FYI.

This story is over 5 years old.

Masa Depan Robot

Upaya Universitas di Korsel Kembangkan Robot Pembunuh Dikecam Ilmuwan Kecerdasan Buatan

Pengembangan robot AI yang bisa digunakan berperang, menurut 50 ilmuwan dari berbagai negara, bertentangan agenda PBB yang hendak mengatur pemakaian senjata macam itu.
Robot Terminator dipajang di paddock setelah kualifikasi Grand Prix Formula One Spanyol di Circuit de Catalunya pada 9 Mei 2009 di Barcelona, Spanyol. (Paul Gilham/Getty Images)

Artikel ini pertama kali tayang di VICE News

Dua hari lalu, 50 pakar teknologi kecerdasan buatan (AI) menandatangani surat yang mengkritik sebuah universitas di Korea Selatan karena telah bekerja sama dengan produsen senjata untuk menciptakan robot pembunuh.

Perusahaan pertahanan, Hanwha Systems, yang pernah memasok senjata otonom di perbatasan Korea Utara, baru-baru ini bekerja sama dengan universitas negeri Korea Advanced Institute of Science and Technology (KAITS) menyelidiki sudah seberapa jauh penyebaran teknologi AI tersebut di medan perang.

Iklan

Surat ini, ditulis oleh Profesor Toby Walsh dari University of New South Wales dan ditandatangani para pakar robotik dan AI di dunia, menunjukkan bahaya mengembangkan senjata yang bisa berfungsi tanpa kendali manusia.

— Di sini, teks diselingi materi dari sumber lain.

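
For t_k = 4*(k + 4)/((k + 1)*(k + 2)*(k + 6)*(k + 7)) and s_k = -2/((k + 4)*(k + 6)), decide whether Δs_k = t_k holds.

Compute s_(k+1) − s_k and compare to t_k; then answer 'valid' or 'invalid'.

s_(k+1) = -2/((k + 5)*(k + 7))
s_(k+1) − s_k = 2*(2*k + 11)/(k**4 + 22*k**3 + 179*k**2 + 638*k + 840)
(s_(k+1) − s_k) − t_k = 6*(-3*k**2 - 25*k - 46)/(k**6 + 25*k**5 + 247*k**4 + 1219*k**3 + 3112*k**2 + 3796*k + 1680)

Invalid: residual 6*(-3*k**2 - 25*k - 46)/(k**6 + 25*k**5 + 247*k**4 + 1219*k**3 + 3112*k**2 + 3796*k + 1680) ≠ 0.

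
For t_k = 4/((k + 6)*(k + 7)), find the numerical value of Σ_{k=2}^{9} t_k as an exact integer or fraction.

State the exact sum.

Step 1: r(k) = (k + 6)/(k + 8).
So A=k + 6 and B=k + 8, with C=1.
Need (k + 6)·f(k+1) − (k + 7)·f(k) = 1.
d = 1 from the (1,1,0) case.
A polynomial solution: f(k) = k/6.
Get s_k = R·t_k = 2*k/(3*(k + 6)) with R(k) = B(k−1)f(k)/C(k) = k*(k + 7)/6.
Check: Δs_k = 4/(k**2 + 13*k + 42). ✓
Telescoping: Σ = s_(10) − s_(2) = 5/12 − (1/6) = 1/4.

Σ = 1/4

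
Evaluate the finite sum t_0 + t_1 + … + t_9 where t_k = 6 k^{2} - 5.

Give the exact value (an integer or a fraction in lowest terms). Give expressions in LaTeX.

Σ = 1660

Step 1: r(k) = (6*(k + 1)**2 - 5)/(6*k**2 - 5).
Take A(k)=1, B(k)=1, C(k)=k**2 - 5/6.
Solve (1)·f(k+1) − (1)·f(k) = k**2 - 5/6.
From deg A=0, deg B=0, deg C=2: d=3.
A polynomial solution: f(k) = k*(2*k**2 - 3*k - 4)/6.
Get s_k = R·t_k = k*(2*k**2 - 3*k - 4) with R(k) = B(k−1)f(k)/C(k) = k*(2*k**2 - 3*k - 4)/(6*k**2 - 5).
Verify: 6*k**2 - 5 matches t_k.
Telescoping: Σ = s_(10) − s_(0) = 1660 − (0) = 1660.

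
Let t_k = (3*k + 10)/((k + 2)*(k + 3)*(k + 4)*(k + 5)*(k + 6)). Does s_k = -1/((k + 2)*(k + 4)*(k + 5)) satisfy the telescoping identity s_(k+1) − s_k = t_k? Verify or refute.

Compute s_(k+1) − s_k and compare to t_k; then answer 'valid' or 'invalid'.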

“Sangat disayangkan apabila universitas bergengsi seperti KAIST mempercepat perlombaan senjata untuk mengembangkan senjata tanpa awak di saat PBB sedang membahas penanganan bahaya keamanan dunia akibat senjata seperti itu,” tulis Walsh.

Surat tersebut menyatakan para pakar akan “memboikot semua bentuk kerja sama dengan KAIST” sampai mereka memutuskan untuk tidak mengembangkan senjata otonom.

Presiden KAIST, Sung-Chul Shin, menanggapi: “Saya ingin menegaskan kalau KAIST tidak berniat untuk ikut serta dalam pengembangan sistem senjata otonom yang mematikan dan robot pembunuh.”

Sayangnya ini bertentangan dengan pengumuman, yang sekarang telah dihapus oleh pihak universitas, yang menjelaskan apa fokus program tersebut: “sistem komando dan keputusan berbasis AI, algoritme navigasi gabungan bagi kendaraan bawah laut tanpa awak berskala besar, sistem pelatihan pesawat cerdas berbasis AI, dan teknologi pelacak dan pengenal obyek berbasis AI.”

Hanwha Systems sebelumnya pernah bekerja sama dengan Korea University untuk mengembangkan senjata api sentry SGR-A1, yang telah beroperasi pada Paralel ke-38 yang memisahkan Semenanjung Korea.

Para akademisi telah lama mengkhawatirkan penerapan kecerdasan buatan ke dalam senjata. Agustus lalu, lebih dari 100 pakar — termasuk pendiri Tesla, Elon Musk, dan ahli fisika, Stephen Hawking — menandatangani surat yang menuntut PBB untuk mengecam pengembangan dan penggunaan senjata berbasis AI.

Iklan

Dan penolakan tersebut tidak sebatas datang dari para akademisi.

Rabu lalu, terungkap bahwa lebih dari 3.000 staf Google menandatangani petisi yang menuntut perusahaan berhenti memasok Pentagon dengan teknologi AI yang digunakan untuk menafsirkan feed video, yang juga bisa dimanfaatkan untuk meningkatkan sistem penargetan drone.

“Google sudah sejak dulu mati-matian mempertahankan kepercayaan publik, dan tumbuhnya AI yang bias dan bersenjata hanya akan memperburuk itu,” bunyi petisi tersebut, seperti yang dilansir dari surat kabar The New York Times. “Menyanggah bahwa perusahaan lain, seperti Microsoft dan Amazon, juga ikut serta tidak akan mengurangi risikonya terhadap Google. Sejarah unik dan slogan Google ‘Don't Be Evil’, dan pendekatan langsung terhadap miliaran pengguna lah yang membedakan Google dari perusahaan lain.”

Minggu depan, PBB akan mengadakan pertemuan untuk membahas senjata otonom, dan 20 negara pesertanya telah menyerukan pemboikotan. Tapi, apabila Cina, Rusia, Inggris dan Amerika tetap aktif mengembangkan senjata otonom, maka penolakan sepihak tampaknya tidak akan berlaku dalam waktu dekat.